Over the years, like most fanatical beaders, the cash equivalent of my supplies equals the national debt of many small countries. First it was Toho beads. Lately, I've been buying Delicas. And there are fire polished beads, Swarovski crystals and Rivolis - not to mention findings and my passion for good semi-precious stones and handmade lampwork. Let's not leave books and magazines off the list either. And how about the price of Fireline, folks?

Here we all are, in the middle of a financial "downturn." If the word, "downturn" can be used to describe the monetary system being chucked off the top of The Empire State building. I find myself rethinking what I tell students about supplies: "Buy the very best you can afford. Do not use cheap findings." Maybe, for the beginning beader on a tight budget, that's a discouraging thing to say. So....

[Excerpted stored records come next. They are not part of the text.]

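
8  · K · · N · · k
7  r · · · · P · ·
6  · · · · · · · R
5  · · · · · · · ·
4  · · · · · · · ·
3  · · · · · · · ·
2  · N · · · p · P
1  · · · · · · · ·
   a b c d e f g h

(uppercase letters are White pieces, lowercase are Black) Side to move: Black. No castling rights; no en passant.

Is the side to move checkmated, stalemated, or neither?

checkmate

Black to move; black king on h8.
In check: yes, from the white rook on h6.
King squares — g7: attacked by Ne8; h7: attacked by Rh6; g8: attacked by Pf7.
Legal moves for Black: none.
In check with no legal moves → checkmate.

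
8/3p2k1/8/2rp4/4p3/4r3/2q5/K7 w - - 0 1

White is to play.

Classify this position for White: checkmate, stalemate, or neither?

White to move; white king on a1.
In check: no.
King squares — b1: attacked by Qc2; a2: attacked by Qc2; b2: attacked by Qc2.
Legal moves for White: none.
Not in check and no legal moves → stalemate.

stalemate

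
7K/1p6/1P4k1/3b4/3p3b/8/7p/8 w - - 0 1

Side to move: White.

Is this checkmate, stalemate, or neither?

stalemate

White to move; white king on h8.
In check: no.
King squares — g7: attacked by Kg6; h7: attacked by Kg6; g8: attacked by Bd5.
Legal moves for White: none.
Not in check and no legal moves → stalemate.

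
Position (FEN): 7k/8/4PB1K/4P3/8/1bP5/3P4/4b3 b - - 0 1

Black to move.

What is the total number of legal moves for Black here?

1

Black to move; king on h8.
In check: yes, from the white bishop on f6.
Legal moves: Kg8.
Count: 1.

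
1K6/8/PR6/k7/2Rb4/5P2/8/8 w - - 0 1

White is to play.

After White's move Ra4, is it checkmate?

no

After Ra4: black king on a5; in check: yes, from the white rook on a4.
Black has 2 legal replies: Kxb6, Kxa4.
In check but a legal move exists → not checkmate.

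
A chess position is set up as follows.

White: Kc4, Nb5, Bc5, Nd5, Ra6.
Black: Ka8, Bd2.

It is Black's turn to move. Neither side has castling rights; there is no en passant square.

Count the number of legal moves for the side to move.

Black to move; king on a8.
In check: yes, from the white rook on a6.
Legal moves: Kb8, Kb7.
Count: 2.

2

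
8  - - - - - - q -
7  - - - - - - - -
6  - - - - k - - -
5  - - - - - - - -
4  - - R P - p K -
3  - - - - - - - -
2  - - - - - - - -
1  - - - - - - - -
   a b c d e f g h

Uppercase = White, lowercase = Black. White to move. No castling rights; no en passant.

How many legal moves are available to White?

5

White to move; king on g4.
In check: yes, from the black queen on g8.
Legal moves: Kh5, Kh4, Kxf4, Kh3, Kf3.
Count: 5.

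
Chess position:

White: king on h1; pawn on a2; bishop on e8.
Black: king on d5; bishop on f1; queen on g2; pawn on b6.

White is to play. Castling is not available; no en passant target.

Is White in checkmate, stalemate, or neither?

White to move; white king on h1.
In check: yes, from the black queen on g2.
King squares — g1: attacked by Qg2; g2: attacked by Bf1; h2: attacked by Qg2.
Legal moves for White: none.
In check with no legal moves → checkmate.

checkmate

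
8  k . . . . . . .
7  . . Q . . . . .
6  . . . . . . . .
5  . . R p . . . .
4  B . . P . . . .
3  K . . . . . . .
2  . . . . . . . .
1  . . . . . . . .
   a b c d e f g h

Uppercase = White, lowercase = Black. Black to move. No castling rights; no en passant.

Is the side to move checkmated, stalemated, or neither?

Black to move; black king on a8.
In check: no.
King squares — a7: attacked by Qc7; b7: attacked by Qc7; b8: attacked by Qc7.
Legal moves for Black: none.
Not in check and no legal moves → stalemate.

stalemate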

I confess that I still love Czech beads - in the old primaries and secondaries - but also in the hundreds of other colors now available. The holes are not so small. The sizes are more regular. And Thor's hammer! They are certainly economically feasible and there are brands that have taken a step up in quality, like Ornel. While I prefer Japanese beads and Delicas for peyote stitch, both pieces in the top picture were done with vintage (35 year old) Czech beads. Lumpy as they are, I was pleased with the result. And there are many stitches (Chevron comes to mind) that are ever so forgiving and allow for a variation of bead sizes in the same piece.

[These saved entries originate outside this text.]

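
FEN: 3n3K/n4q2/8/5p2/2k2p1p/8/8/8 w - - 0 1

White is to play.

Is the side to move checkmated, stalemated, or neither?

White to move; white king on h8.
In check: no.
King squares — g7: attacked by Qf7; h7: attacked by Qf7; g8: attacked by Qf7.
Legal moves for White: none.
Not in check and no legal moves → stalemate.

stalemate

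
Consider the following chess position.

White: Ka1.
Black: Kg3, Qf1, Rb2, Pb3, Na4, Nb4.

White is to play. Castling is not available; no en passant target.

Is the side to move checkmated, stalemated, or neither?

checkmate

White to move; white king on a1.
In check: yes, from the black queen on f1.
King squares — b1: attacked by Qf1; a2: attacked by Rb2; b2: attacked by Na4.
Legal moves for White: none.
In check with no legal moves → checkmate.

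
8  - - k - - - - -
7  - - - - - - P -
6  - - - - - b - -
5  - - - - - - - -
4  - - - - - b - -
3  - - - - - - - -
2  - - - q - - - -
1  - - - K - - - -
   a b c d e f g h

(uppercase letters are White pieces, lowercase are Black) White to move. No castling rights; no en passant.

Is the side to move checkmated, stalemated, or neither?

White to move; white king on d1.
In check: yes, from the black queen on d2.
King squares — c1: attacked by Qd2; e1: attacked by Qd2; c2: attacked by Qd2; d2: attacked by Bf4; e2: attacked by Qd2.
Legal moves for White: none.
In check with no legal moves → checkmate.

checkmate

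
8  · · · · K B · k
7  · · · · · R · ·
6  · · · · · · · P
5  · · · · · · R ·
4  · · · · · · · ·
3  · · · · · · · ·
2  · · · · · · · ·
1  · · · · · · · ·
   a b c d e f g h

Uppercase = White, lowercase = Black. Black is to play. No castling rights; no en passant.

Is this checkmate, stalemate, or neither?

stalemate

Black to move; black king on h8.
In check: no.
King squares — g7: attacked by Rg5; h7: attacked by Rf7; g8: attacked by Rg5.
Legal moves for Black: none.
Not in check and no legal moves → stalemate.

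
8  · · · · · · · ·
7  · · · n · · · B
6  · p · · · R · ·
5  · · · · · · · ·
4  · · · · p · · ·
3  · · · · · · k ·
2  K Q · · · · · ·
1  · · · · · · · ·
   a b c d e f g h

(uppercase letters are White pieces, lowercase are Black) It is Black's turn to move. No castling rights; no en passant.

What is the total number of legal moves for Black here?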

Thread is NOT negotiable. I don't even have to explain that.

And focals. I have a weakness for really fine semi-precious stones. I've paid the price and don't regret it. But if you look at the second picture, you'll see stones that I think will look just lovely with beaded bezels, on a piece of embroidery - and they were bargain basement.

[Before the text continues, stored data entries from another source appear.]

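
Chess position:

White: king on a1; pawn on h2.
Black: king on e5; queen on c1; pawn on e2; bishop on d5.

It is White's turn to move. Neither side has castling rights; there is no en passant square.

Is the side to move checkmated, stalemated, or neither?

checkmate

White to move; white king on a1.
In check: yes, from the black queen on c1.
King squares — b1: attacked by Qc1; a2: attacked by Bd5; b2: attacked by Qc1.
Legal moves for White: none.
In check with no legal moves → checkmate.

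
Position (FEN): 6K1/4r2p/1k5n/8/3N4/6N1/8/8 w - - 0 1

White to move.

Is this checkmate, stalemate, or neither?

neither

White to move; white king on g8.
In check: yes, from the black knight on h6.
Legal moves for White: Kh8, Kf8.
White is in check but has 2 legal moves → neither.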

We're an ingenious lot: straws and tubing from the hardware store to line necklaces or short beads that require support, a little Polymer Clay added to the lumpy flip-side of a beautiful ammonite fossil makes it sit properly in a bezel, and rough scoring helps E-6000 adhere to it.
An inexpensive mold and a little Polymer Clay and pigment make a focal. Until Fusion Beads sent me a little "prize" - a triangular bead scoop, I used a matchbook creased to make a kind of funnel to scoop beads.

I'm going to try designing a bargain basement bead class. A project using Czech beads and perhaps incorporating found objects or buys from the hardware store.

I have perfect faith that all of you are hiding some common, everyday, inexpensive thing beneath a layer of gorgeous beadwork - or that you've come up with a cost-effect tool on your own.

I'd love to hear how you've economized and what dollar store/hardware store solutions you've discovered.


Cindy Lietz, Polymer Clay Tutor said...

I love your idea for using polymer clay to flatten out the back of a wonky stone! Very clever. If you ever need another glue that works well between polymer and just about anything else, you can use Weldbond. It cleans up with water, is waterproof when dry. Sticks to everything and doesn't smell like E6000. It's a Canadian invention too!

LLJones said...

That IS a tip. I'm feed up with E-6000. First it stinks to high heavens. And second - I've never finished a tube because it turns to cement no matter how tightly capped or how many bags it's in! Thanks

Cindy Lietz, Polymer Clay Tutor said...

Yeah I know what you mean. My tubes always went rubbery and I ended up poking a hole in the side or end of the tube, just to squeeze out a few more drops. Always got a headache too, when I used it.

Weldbond is great. You can also use it for mosaic work since it is so strong and waterproof. You can find it in Walmart, Rona, Michaels and lots of other places. It's the cheapest in Walmart in the Adhesives section (where the guys go) and not the Craft section (where the ladies go). :-)

LLJones said...

Thanks Cindy. I must have every glue known to mankind now EXCEPT for Weldbond. I'll remedy that. And PS..
My idea of a hot time is browsing in Canadian Tire. Toy store!!! You can find the oddest most useful stuff in the guy section.